Use conservation of energy $\frac{1}{2}mv^2 = mgx$ to find $v$.

Put everything together using $x$, and substitute in the relation between $\theta$ and $x$. You'll get N as a function of only θ. Everything else will cancel out!

 

[PhyIsOhSoHard]

Okay, so once you get the equation for centripetal force $F_g\cos\theta - N = ma_{centripetal}$, You can find N as a function of $v,\;R,\;g,\; \text{and }\theta$.

To figure this out, I recommend creating a variable $x$, the distance from the top, which can be related to $\theta$ by $\cos\theta = \frac{R-x}{R}$ (using some geometry).

Use conservation of energy $\frac{1}{2}mv^2 = mgx$ to find $v$.

Put everything together using $x$, and substitute in the relation between $\theta$ and $x$. You'll get N as a function of only θ. Everything else will cancel out!

I found the expression for the velocity:
$v^2=2g(R-Rcos(\theta))$

Inserting it into Newton's second law:
$mg\cdot cos(\theta)-n=m\frac{v^2}{R}$

$mg\cdot cos(\theta)-n=m\frac{2g(R-Rcos(\theta))}{R}$

When I isolate the normal force, n here, the mass won't cancel out though.

 

[TSny]

$mg\cdot cos(\theta)-n=m\frac{2g(R-Rcos(\theta))}{R}$

When I isolate the normal force, n here, the mass won't cancel out though.

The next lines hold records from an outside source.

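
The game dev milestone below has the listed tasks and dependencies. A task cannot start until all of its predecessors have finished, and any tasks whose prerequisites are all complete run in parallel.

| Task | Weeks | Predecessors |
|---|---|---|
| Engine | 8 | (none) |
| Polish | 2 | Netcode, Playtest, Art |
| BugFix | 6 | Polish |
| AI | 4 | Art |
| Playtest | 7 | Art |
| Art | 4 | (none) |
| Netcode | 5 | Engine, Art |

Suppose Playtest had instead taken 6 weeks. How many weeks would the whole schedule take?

Actual critical path: Engine→Netcode→Polish→BugFix = 8+5+2+6 = 21 ⇒ 21 weeks.
Playtest is off the critical path — its longest chain is 19 weeks, giving 2 of slack.
That remains the longest chain; total 21 weeks.

21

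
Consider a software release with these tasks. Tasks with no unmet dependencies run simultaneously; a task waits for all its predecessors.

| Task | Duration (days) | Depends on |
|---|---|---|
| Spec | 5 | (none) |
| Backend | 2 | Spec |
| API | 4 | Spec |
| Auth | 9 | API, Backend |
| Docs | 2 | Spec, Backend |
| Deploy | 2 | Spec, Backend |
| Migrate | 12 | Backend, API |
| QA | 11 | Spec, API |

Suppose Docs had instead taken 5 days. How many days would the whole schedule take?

Actual critical path: Spec→API→Migrate = 5+4+12 = 21 ⇒ 21 days.
Docs has 12 days of float (longest path through it is 9).
The critical path is still Spec→API→Migrate; finish is now 21 days.

21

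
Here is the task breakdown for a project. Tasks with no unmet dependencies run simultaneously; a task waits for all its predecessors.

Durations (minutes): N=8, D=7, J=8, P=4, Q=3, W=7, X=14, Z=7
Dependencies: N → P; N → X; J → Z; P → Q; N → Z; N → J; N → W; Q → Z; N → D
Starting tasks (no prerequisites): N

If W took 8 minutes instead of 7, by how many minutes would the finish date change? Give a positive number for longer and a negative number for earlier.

The binding path is N→J→Z = 8+8+7 = 23; finish at 23 minutes.
The longest path through W is only 15 minutes, so W has float 8.
That remains the longest chain; total 23 minutes.
Change in finish: 23 − 23 = +0 minutes.

0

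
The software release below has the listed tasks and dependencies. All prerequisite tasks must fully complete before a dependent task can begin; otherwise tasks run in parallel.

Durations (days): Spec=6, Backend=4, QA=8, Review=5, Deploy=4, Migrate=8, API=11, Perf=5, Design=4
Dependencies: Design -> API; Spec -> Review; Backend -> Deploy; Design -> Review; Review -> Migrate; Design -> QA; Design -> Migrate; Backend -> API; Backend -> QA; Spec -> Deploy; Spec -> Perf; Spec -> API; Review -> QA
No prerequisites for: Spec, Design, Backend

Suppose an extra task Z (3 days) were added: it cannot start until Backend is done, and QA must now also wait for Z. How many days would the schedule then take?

19

Originally the schedule takes 19 days.
With Z inserted, QA now waits for max(Review, Backend, Design, Z).
New critical path: Spec→Review→Migrate = 6+5+8 = 19 ⇒ 19 days.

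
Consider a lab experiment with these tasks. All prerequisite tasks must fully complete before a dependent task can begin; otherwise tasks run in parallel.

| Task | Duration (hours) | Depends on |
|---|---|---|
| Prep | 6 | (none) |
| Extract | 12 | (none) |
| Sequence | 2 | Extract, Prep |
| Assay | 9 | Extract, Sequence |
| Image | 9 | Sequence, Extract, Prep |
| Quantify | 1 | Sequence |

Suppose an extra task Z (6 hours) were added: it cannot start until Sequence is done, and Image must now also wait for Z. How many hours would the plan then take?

29

Originally the plan takes 23 hours.
With Z inserted, Image now waits for max(Sequence, Extract, Prep, Z).
New critical path: Extract→Sequence→Z→Image = 12+2+6+9 = 29 ⇒ 29 hours.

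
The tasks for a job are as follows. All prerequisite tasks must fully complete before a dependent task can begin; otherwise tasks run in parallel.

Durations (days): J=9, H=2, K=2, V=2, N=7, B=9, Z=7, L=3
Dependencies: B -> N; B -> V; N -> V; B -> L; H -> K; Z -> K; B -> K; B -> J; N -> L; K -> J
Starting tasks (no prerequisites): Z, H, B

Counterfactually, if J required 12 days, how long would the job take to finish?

Actual critical path: B→K→J = 9+2+9 = 20 ⇒ 20 days.
J lies on that path, so at 12 days the path becomes 23 days.
No other chain overtakes it, so the finish is 23 days.

23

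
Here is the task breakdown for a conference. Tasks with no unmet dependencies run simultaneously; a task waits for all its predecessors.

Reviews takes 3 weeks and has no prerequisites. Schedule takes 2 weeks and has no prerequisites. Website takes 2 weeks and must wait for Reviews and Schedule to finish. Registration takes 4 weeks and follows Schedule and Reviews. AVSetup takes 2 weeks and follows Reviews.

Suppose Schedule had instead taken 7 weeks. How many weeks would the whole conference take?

Actual critical path: Reviews→Registration = 3+4 = 7 ⇒ 7 weeks.
Schedule has 1 week of float (longest path through it is 6).
New critical path: Schedule→Registration = 7+4 = 11 ⇒ 11 weeks.

11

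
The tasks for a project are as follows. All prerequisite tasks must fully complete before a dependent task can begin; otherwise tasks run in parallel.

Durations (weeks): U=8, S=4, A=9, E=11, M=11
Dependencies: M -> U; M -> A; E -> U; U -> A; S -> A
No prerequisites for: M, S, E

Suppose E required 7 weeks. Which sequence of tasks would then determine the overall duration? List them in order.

Critical path before the change: E→U→A = 11+8+9 = 28 giving 28 weeks.
E is on the critical path; changing it to 7 makes that path 24 weeks.
Now M→U→A = 11+8+9 = 28 is longest, so the finish becomes 28 weeks.

M, U, A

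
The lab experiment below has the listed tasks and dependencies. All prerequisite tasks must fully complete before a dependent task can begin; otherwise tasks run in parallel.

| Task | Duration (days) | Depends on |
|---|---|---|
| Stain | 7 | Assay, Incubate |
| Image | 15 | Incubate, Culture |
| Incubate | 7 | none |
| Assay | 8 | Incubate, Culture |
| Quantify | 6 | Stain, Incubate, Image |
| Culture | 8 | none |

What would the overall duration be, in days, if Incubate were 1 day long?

The binding path is Culture→Assay→Stain→Quantify = 8+8+7+6 = 29; finish at 29 days.
Incubate is off the critical path — its longest chain is 28 days, giving 1 of slack.
That remains the longest chain; total 29 days.

29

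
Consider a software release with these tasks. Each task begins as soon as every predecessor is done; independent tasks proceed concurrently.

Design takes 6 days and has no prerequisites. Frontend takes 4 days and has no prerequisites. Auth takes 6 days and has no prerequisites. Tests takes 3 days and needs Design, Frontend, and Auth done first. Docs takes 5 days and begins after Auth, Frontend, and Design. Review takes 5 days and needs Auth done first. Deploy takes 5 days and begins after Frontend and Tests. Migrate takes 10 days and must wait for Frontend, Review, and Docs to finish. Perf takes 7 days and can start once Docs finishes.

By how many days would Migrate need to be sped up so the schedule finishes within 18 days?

3

Current finish: 21 days; target: 18.
Migrate is on every critical path, so each day cut from Migrate cuts the finish by one (this holds down to a finish of 18).
Need 21 − 18 = 3 days off Migrate → Migrate becomes 7 days, finish becomes 18.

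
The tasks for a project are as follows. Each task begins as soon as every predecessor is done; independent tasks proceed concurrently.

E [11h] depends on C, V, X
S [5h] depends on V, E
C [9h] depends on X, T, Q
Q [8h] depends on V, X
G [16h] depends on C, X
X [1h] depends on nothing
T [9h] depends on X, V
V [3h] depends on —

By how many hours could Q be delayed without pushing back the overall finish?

Critical path: V→T→C→E→S = 3+9+9+11+5 = 37, so the finish is 37 hours.
Longest path through Q: 36 hours (earliest finish 11, latest finish 12).
So Q can slip 12 − 11 = 1 hour.

1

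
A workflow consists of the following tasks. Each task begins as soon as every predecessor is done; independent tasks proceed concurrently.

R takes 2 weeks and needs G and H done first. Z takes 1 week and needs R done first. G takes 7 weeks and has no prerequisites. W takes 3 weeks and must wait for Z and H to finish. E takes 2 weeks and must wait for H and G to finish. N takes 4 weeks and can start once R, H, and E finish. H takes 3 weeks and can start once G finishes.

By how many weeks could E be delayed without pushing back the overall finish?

Critical path: G→H→E→N = 7+3+2+4 = 16, so the finish is 16 weeks.
E finishes as early as 12 and must finish by 12.
Float = 16 − 16 = 0.

0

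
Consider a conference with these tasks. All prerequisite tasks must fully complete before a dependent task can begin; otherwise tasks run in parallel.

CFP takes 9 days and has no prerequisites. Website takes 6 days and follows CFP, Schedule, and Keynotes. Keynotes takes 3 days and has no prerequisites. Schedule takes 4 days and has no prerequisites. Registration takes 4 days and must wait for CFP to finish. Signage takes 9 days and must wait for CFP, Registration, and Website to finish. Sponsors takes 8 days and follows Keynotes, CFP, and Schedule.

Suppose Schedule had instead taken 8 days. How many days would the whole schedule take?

Critical path before the change: CFP→Website→Signage = 9+6+9 = 24 giving 24 days.
Schedule has 5 days of float (longest path through it is 19).
That remains the longest chain; total 24 days.

24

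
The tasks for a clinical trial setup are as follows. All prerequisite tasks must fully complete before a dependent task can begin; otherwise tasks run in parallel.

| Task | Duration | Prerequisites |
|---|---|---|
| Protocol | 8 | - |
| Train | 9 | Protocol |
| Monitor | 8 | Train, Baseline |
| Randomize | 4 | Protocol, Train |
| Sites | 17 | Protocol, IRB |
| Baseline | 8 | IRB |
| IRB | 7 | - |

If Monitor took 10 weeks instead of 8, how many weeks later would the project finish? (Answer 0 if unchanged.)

The binding path is Protocol→Train→Monitor = 8+9+8 = 25; finish at 25 weeks.
Monitor is on the critical path; changing it to 10 makes that path 27 weeks.
That remains the longest chain; total 27 weeks.
Change in finish: 27 − 25 = +2 weeks.

2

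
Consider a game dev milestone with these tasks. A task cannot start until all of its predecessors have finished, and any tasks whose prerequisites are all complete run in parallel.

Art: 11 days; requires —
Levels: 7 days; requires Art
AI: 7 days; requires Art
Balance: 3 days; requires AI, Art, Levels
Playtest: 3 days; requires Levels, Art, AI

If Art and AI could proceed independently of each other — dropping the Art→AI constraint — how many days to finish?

21

Original critical path: Art→Levels→Balance = 11+7+3 = 21 ⇒ 21 days.
Without Art→AI, AI's earliest start moves from 11 to 0.
New critical path: Art→Levels→Balance = 11+7+3 = 21 ⇒ 21 days.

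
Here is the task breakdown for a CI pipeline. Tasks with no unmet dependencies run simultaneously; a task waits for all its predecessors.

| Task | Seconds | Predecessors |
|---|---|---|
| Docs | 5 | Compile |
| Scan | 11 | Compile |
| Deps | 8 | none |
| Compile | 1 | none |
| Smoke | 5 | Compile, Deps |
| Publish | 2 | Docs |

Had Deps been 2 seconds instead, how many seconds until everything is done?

12

Critical path before the change: Deps→Smoke = 8+5 = 13 giving 13 seconds.
Deps lies on that path, so at 2 seconds the path becomes 7 seconds.
The binding chain switches to Compile→Scan = 1+11 = 12; finish 12 seconds.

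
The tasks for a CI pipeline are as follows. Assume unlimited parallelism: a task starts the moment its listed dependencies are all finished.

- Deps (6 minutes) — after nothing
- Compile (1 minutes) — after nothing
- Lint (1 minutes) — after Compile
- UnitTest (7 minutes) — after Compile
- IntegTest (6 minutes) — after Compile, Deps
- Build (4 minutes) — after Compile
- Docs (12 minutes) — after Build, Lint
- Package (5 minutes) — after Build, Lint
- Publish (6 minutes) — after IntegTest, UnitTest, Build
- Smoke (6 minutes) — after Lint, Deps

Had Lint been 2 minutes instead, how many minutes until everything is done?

18

Baseline: Deps→IntegTest→Publish = 6+6+6 = 18 → 18 minutes.
The longest path through Lint is only 14 minutes, so Lint has float 4.
The critical path is still Deps→IntegTest→Publish; finish is now 18 minutes.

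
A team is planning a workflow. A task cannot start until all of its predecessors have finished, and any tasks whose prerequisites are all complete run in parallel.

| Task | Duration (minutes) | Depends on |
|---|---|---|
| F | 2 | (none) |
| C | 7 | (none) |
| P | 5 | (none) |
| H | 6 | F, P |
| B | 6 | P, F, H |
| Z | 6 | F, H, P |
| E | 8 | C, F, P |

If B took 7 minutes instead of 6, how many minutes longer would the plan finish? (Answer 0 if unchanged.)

1

The binding path is P→H→B = 5+6+6 = 17; finish at 17 minutes.
B lies on that path, so at 7 minutes the path becomes 18 minutes.
No other chain overtakes it, so the finish is 18 minutes.
Change in finish: 18 − 17 = +1 minutes.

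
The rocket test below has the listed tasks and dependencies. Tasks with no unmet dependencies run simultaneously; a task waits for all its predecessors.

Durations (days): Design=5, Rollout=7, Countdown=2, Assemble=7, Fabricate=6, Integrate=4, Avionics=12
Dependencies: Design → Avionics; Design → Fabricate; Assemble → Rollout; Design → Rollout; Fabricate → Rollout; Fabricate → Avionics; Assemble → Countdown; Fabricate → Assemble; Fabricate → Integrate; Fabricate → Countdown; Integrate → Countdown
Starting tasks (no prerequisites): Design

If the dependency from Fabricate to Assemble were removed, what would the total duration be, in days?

23

Original critical path: Design→Fabricate→Assemble→Rollout = 5+6+7+7 = 25 ⇒ 25 days.
Without Fabricate→Assemble, Assemble's earliest start moves from 11 to 0.
The longest chain is now Design→Fabricate→Avionics = 5+6+12 = 23, so the plan takes 23 days.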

That looks good to me. The expression for the normal force will contain m. What do you get for the normal force when you simplify it as much as possible?

 

[PhyIsOhSoHard]

That looks good to me. The expression for the normal force will contain m. What do you get for the normal force when you simplify it as much as possible?

I end up with:
$n=mg(cos(\theta)-2-2cos(\theta))$

Are you sure it's ok to have the mass in the equation? Cause the problem statement doesn't mention anything about the mass.

 

[TSny]

Yes, the mass should be there. You just want an expression for the normal force in terms of $m, g,$ and $\theta$.

Check to see if you got all your signs correct in your final expression and combine like terms. One way to check your expression is to see if it gives the correct normal force for $\theta = 0$.

 

[nasu]

Never mind. I did not read the second page.